Purism Librem 5 receives major camera update, video recording capabilities
As we tend to mention often, cameras are one of the areas where Linux phones are often seen as lacking behind their Android alternatives. This is partly due to extreme fragmentation of sensor drivers, with most mainlined devices not having any kind of Linux camera support, and just partly due to the lack of a software infrastructure for acquisition and post-processing.
The first camera app for Linux phones was Megapixels, developed by Martijn Braam as a Python GTK3 app for the PinePhone, and now the standard choice for Linux mobiles. Megapixels can be easily extended to new phones with a working kernel camera driver through configuration files, which specify sensor drivers to use, colour processing matrices, how previews are to be displayed, and much more.

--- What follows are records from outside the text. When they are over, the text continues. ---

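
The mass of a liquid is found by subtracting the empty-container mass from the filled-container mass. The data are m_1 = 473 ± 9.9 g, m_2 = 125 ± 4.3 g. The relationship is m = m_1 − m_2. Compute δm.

10.8 g

m is a linear combination, so absolute uncertainties add in quadrature:
  (δm_1)² = 98.0;  (δm_2)² = 18.5
δm = √(116) = 10.8 g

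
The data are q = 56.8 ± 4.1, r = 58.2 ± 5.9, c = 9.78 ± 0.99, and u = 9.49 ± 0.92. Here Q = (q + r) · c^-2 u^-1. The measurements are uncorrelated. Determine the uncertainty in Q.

Let w = q + r = 115. δw = √(δq² + δr²) = √(16.8 + 34.8) = 7.18, so δw/w = 0.0625.
Q is then a monomial in w, c, u:
δQ/Q = √((δw/w)² + (-2·δc/c)² + (-1·δu/u)²) = √(0.00390 + 0.0410 + 0.00940) = 0.233
Q = 0.127, so δQ = 0.233 × 0.127 = 0.0295.

0.0295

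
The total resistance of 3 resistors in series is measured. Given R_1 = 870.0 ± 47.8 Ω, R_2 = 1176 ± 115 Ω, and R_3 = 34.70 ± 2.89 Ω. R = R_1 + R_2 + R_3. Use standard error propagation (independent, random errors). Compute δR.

R is a linear combination, so absolute uncertainties add in quadrature:
  (δR_1)² = 2280;  (δR_2)² = 13200;  (δR_3)² = 8.35
δR = √(15500) = 125 Ω

125 Ω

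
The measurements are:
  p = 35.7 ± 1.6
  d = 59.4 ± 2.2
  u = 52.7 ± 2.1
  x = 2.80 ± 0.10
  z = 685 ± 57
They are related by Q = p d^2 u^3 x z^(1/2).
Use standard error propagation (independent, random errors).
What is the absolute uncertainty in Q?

Q is a product of powers, so relative uncertainties combine in quadrature:
  (1·δp/p)² = (1×0.0448)² = 0.00201;  (2·δd/d)² = (2×0.0370)² = 0.00549;  (3·δu/u)² = (3×0.0398)² = 0.0143;  (1·δx/x)² = (1×0.0357)² = 0.00128;  (½·δz/z)² = (0.5×0.0832)² = 0.00173
δQ/Q = √(0.0248) = 0.157
Q = 1.35e+12, so δQ = 0.157 × 1.35e+12 = 2.13e+11.

2.13e+11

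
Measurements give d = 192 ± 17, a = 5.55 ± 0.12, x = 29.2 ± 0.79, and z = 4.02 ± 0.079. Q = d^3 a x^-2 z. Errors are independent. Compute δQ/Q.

For a monomial Q ∝ d^3, a, x^-2, z, fractional errors add in quadrature:
  (3·δd/d)² = (3×0.0885)² = 0.0706;  (1·δa/a)² = (1×0.0216)² = 0.000467;  (-2·δx/x)² = (-2×0.0271)² = 0.00293;  (1·δz/z)² = (1×0.0197)² = 0.000386
δQ/Q = √(0.0743) = 0.273

0.273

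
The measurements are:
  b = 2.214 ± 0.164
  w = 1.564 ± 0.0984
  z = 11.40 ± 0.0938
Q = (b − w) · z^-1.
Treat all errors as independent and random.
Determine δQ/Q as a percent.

Let u = b − w = 0.6500. δu = √(δb² + δw²) = √(0.0269 + 0.00968) = 0.191, so δu/u = 0.294.
Q is then a monomial in u, z:
δQ/Q = √((δu/u)² + (-1·δz/z)²) = √(0.0866 + 6.77e-05) = 0.294

29.4%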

Forking Megapixels, Purism developed Millipixels last year, a device-specific fork of Megapixels to be shipped with the Librem 5. So far, Millipixels has been progressing side by side with Megapixels, with some optimizations and minor differences to support all Librem hardware revisions.

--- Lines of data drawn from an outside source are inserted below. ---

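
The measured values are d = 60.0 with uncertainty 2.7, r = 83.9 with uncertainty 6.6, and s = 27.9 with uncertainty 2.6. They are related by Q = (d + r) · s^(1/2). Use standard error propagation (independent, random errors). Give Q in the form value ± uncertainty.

Let u = d + r = 144. δu = √(δd² + δr²) = √(7.29 + 43.6) = 7.13, so δu/u = 0.0496.
Q is then a monomial in u, s:
δQ/Q = √((δu/u)² + (½·δs/s)²) = √(0.00246 + 0.00217) = 0.0680
Q = 760, so δQ = 0.0680 × 760 = 51.7.

760 ± 51.7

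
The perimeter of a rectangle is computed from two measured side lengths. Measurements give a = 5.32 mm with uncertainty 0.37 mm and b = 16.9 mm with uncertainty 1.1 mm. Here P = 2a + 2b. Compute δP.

Absolute uncertainties add in quadrature for a linear combination:
  (2·δa)² = 0.548;  (2·δb)² = 4.84
δP = √(5.39) = 2.32 mm

2.32 mm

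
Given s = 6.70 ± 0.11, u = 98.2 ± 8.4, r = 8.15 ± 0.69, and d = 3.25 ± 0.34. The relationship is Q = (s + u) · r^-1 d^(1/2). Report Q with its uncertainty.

Let w = s + u = 105. δw = √(δs² + δu²) = √(0.0121 + 70.6) = 8.40, so δw/w = 0.0801.
Q is then a monomial in w, r, d:
δQ/Q = √((δw/w)² + (-1·δr/r)² + (½·δd/d)²) = √(0.00641 + 0.00717 + 0.00274) = 0.128
Q = 23.2, so δQ = 0.128 × 23.2 = 2.96.

23.2 ± 2.96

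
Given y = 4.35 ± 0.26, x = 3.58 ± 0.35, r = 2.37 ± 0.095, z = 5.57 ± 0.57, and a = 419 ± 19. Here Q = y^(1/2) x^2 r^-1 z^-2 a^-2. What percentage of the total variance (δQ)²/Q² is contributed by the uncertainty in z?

(δQ/Q)² = (½·δy/y)² + (2·δx/x)² + (-1·δr/r)² + (-2·δz/z)² + (-2·δa/a)²
  y term: (0.5×0.0598)² = 0.000893
  x term: (2×0.0978)² = 0.0382
  r term: (-1×0.0401)² = 0.00161
  z term: (-2×0.102)² = 0.0419
  a term: (-2×0.0453)² = 0.00823
Total = 0.0908. Share from z = 0.0419/0.0908 = 0.461.

46.1%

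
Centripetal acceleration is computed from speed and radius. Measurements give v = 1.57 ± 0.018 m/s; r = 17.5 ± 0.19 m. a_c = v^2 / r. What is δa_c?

0.00357 m/s^2

Each factor contributes (exponent × relative error)² to (δa_c/a_c)²:
  (2·δv/v)² = (2×0.0115)² = 0.000526;  (-1·δr/r)² = (-1×0.0109)² = 0.000118
δa_c/a_c = √(0.000644) = 0.0254
a_c = 0.141 m/s^2, so δa_c = 0.0254 × 0.141 = 0.00357 m/s^2.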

However, contributor Pavel Machek has developed an "automatic" photo mode for the Librem 5 in Millipixels, which optimizes the three parameters of the usual "exposure triangle" as in simple digital cameras to get closer to a point-and-shoot experience. A first autofocus algorithm has also been added, as well as support for video recording, which seems to be working smoothly.

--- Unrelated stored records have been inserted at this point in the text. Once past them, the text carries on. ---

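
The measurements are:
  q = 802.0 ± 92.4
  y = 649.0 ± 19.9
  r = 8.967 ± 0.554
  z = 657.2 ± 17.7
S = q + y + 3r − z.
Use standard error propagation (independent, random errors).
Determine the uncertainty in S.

Each term contributes (cᵢ δxᵢ)² to (δS)²:
  (δq)² = 8540;  (δy)² = 396;  (3·δr)² = 2.76;  (δz)² = 313
δS = √(9250) = 96.2

96.2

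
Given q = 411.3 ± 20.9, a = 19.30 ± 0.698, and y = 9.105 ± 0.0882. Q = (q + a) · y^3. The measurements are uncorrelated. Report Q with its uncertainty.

325000 ± 18400

Let u = q + a = 430.6. δu = √(δq² + δa²) = √(437 + 0.487) = 20.9, so δu/u = 0.0486.
Q is then a monomial in u, y:
δQ/Q = √((δu/u)² + (3·δy/y)²) = √(0.00236 + 0.000845) = 0.0566
Q = 325000, so δQ = 0.0566 × 325000 = 18400.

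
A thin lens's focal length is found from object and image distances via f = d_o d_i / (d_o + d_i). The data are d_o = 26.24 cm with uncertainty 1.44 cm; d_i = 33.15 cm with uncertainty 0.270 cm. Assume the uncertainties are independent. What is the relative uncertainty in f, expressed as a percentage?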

This work on autofocus and automatic exposure is now in the bleeding-edge master branch, and should land to the Librem 5 within the next release.
Although this has not been tested with third-party devices, this should be generalizable with relative ease to other camera-supported Linux phones, opening a way to taking pictures from Linux phones without having to manually set gain (ISO), shutter speed and focus manually every time.
The user who first tested this commit, adamd, published a set of test images and videos taken in automatic mode, and they look quite good – maybe also thanks to his careful eye.
Another recent effort to standardize the complex Linux camera stack is libcamera, which attempts to centralize most core components of the photography stack into a single starting point. Quoting from their FAQ,
libcamera is an open source camera stack for many platforms with a core userspace library, and support from the Linux kernel APIs and drivers already in place. It aims to control the complexity of embedded camera hardware by providing an intuitive API and method of separating untrusted vendor code from the open source core.
libcamera aims to encourage the development of new embedded camera applications by limiting the complexity that developers have to deal with. The interface is designed around the way that modern embedded camera hardware works.
According to its authors, the libcamera project is to be seen "as the continuation of V4L2", with its API allowing applications to configure the camera and access image frames to be passed directly to image encoders (e.g. JPG) or video encoders (e.g. h.264) for finalization (more here).
Furthermore, libcamera is designed to support also proprietary camera stacks by loading all untrusted binary "blobs" required for image processing in a sandboxed, controlled space.
That is all, for now. With the Linux image stack being slowly demystified, efforts to add support for cameras on more mainlined devices are finally starting to bear fruit.